第1章は「「投資」とは何か」です。こういうところから説きはじめるのですから、単なる投資本とは一線を画すものといえます。
pp.18-22 では、投資とは「確実な今」と「不確実な未来」を交換することだと説きます。すばらしい説明で、投資の本質をひとことで説明してしまいました。p.30 には、投資と消費がどう違うかといったことも説明されており、大変わかりやすいと思いました。
第2章「「価値」とは何か」と第3章「株式投資は人への投資」もおもしろかったです。投資の本質を手短に説明するものとして有意義です。

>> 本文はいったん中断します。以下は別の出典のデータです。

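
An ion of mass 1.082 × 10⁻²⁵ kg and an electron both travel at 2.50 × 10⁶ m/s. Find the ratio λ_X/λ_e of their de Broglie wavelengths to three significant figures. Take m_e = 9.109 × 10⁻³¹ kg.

λ_X/λ_e = 8.42 × 10⁻⁶

At fixed v, p = mv so λ = h/(mv) ∝ 1/m.
λ_X/λ_e = m_e/m_X = 9.109 × 10⁻³¹/1.082 × 10⁻²⁵ = 8.42 × 10⁻⁶.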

p.68 では、企業価値などをしっかり学んでから株式投資をするべきだと説きます。長期バリュー投資をねらう以上、こういう主張は当然でしょう。しかし、乙は、しっかり学ぶ時間もないし、インデックス投資を基本に考えたいので、あまり勉強しないで株式投資をしようなどと考えています。こういう態度では、著者からは怒られそうですが。
第4章「「デイトレード」のなにが問題なのか」では、デイトレードの問題点をきちんと指摘しています。乙は、自分ではデイトレードをしませんが、著者がいうほどにはデイトレードを否定的には見ていません。そういうやり方をする人がいても不思議ではありません。デイトレードで金儲けをすれば、儲けた金を何かに使うことで、結果的に社会に貢献する面もあるでしょう。デイトレードが大きな損失になってしまえば、それは証券会社や他の投資家に儲けさせたわけですから、それも社会貢献の一種でしょう。デイトレードは、するもしないも、個人の判断です。
あと、おもしろかったのは第7章「分散投資について」です。p.160 で、分散投資してもいいが、しなくてもいいと述べています。投資対象をよく知れば、分散じゃなく集中できるということです。乙は、そういうレベルで投資対象をよく知っているなどということはありませんから、分散投資を基本に考えていますが、一方では、(人によりますが)集中投資がいいということもあるように思います。
この本は、全体として、投資にすぐに役立つようなことはないと思います。しかし、こういう考え方を知ることは意味があります。インデックス投資を心がけている人は、こういう本をどう読むべきか、考える必要がありそうです。
なお、本書では、ところどころ、Q&A方式の記述が出てきます。この部分については、乙は不満が残りました。しばしば本文に書いてあることの繰り返しになっている例があるように感じたからです。